Polyhedra with hexagonal and triangular faces and three faces around each vertex

TL;DR

This paper classifies and analyzes polyhedra made of hexagons and triangles with three faces meeting at each vertex, introducing a signature-based framework to enumerate and understand their structure and properties.

Contribution

It introduces a signature-based method to represent trihexes, establishing a bijection with equivalence classes and deriving bounds on their counts.

Findings

Established a bijection between trihexes and signature classes.

Derived bounds on the number of trihexes based on vertex count and prime factorization.

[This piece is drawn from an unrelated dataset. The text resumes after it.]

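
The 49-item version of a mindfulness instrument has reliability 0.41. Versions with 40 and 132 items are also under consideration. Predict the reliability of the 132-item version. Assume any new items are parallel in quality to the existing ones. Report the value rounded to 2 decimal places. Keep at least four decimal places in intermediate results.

The 40-item form is not needed; work directly from the 49-item form with n = 132/49 = 2.6939.
r_{132} = n·r / (1 + (n − 1)·r) = 1.1045 / 1.6945 ≈ 0.6518

0.65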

Proved a conjecture about trihexes lacking hexagon belts.

Abstract

We analyze polyhedra composed of hexagons and triangles with three faces around each vertex, and their 3-regular planar graphs of edges and vertices, which we call "trihexes". Trihexes are analogous to fullerenes, which are 3-regular planar graphs whose faces are all hexagons and pentagons. Every trihex can be represented as the quotient of a hexagonal tiling of the plane under a group of isometries generated by $180^\circ$ rotations. Every trihex can also be described with either one or three "signatures": triples of numbers $(s, b, f)$ that describe the arrangement of the rotocenters of these rotations. Simple arithmetic rules relate the three signatures that describe the same trihex. We obtain a bijection between trihexes and equivalence classes of signatures as defined by these rules. Labeling trihexes with signatures allows us to put bounds on the number of trihexes for a given number vertices $v$ in terms of the prime factorization of $v$ and to prove a conjecture concerning trihexes that have no "belts" of hexagons.